No push-to-talk — it's always-listening with barge-in (tap the orb / chip to interrupt). The breathing orb shows it's alive; the spoken caption renders the words as they're said. As the agent narrates, each claim materialises a card — appraisal, then comp chart on "here's the chart," then the suburb mini-profile — so you can scan and audit what you can't hold in your head.
RESEARCH §4 + §6: the 2025 move was OpenAI dissolving the voice orb back into content-rich cards. A content-free orb is the failure mode; a spoken valuation you can't check is worse. Here voice carries intent + a short verdict; the eyes get the computed facts (KNOW, mint) with a “tap to see the 6 comps it just mentioned” path — cite-or-abstain, spoken.
The comp chart is provenance-as-visual: every sold bar is a real comp, the over-asking guide bar in coral. Inline [1] on the spoken claim + "tap to see the 6 comps" opens the source cards.
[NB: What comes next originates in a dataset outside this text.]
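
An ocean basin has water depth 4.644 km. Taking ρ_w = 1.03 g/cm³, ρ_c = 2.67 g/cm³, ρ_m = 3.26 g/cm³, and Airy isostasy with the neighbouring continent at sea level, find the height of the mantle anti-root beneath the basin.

Isostatic balance requires: replacing crust with seawater at the top is compensated by replacing crust with mantle at the base: d (ρ_c − ρ_w) = a (ρ_m − ρ_c).
a = d (ρ_c − ρ_w)/(ρ_m − ρ_c) = 4.644 km × 1.64/0.59 = 12.9 km.

12.9 km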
Real shape: Bondi Beach 3-bed comps, $14.2k/m² land, decile 9, Bondi Junction transit, the KNOW-vs-RATE split. Faked: no live audio/Gemini; orb, waveforms and "materialise" timing are CSS animations; picsum/illustrative figures.
The boldest take: it abandons the chat-thread metaphor for an ambient, time-synced surface. Higher risk (timing the cards to speech is hard; latency shows), higher reward (feels like a real phone call with a smart agent). The conservative variant keeps the safe linear transcript.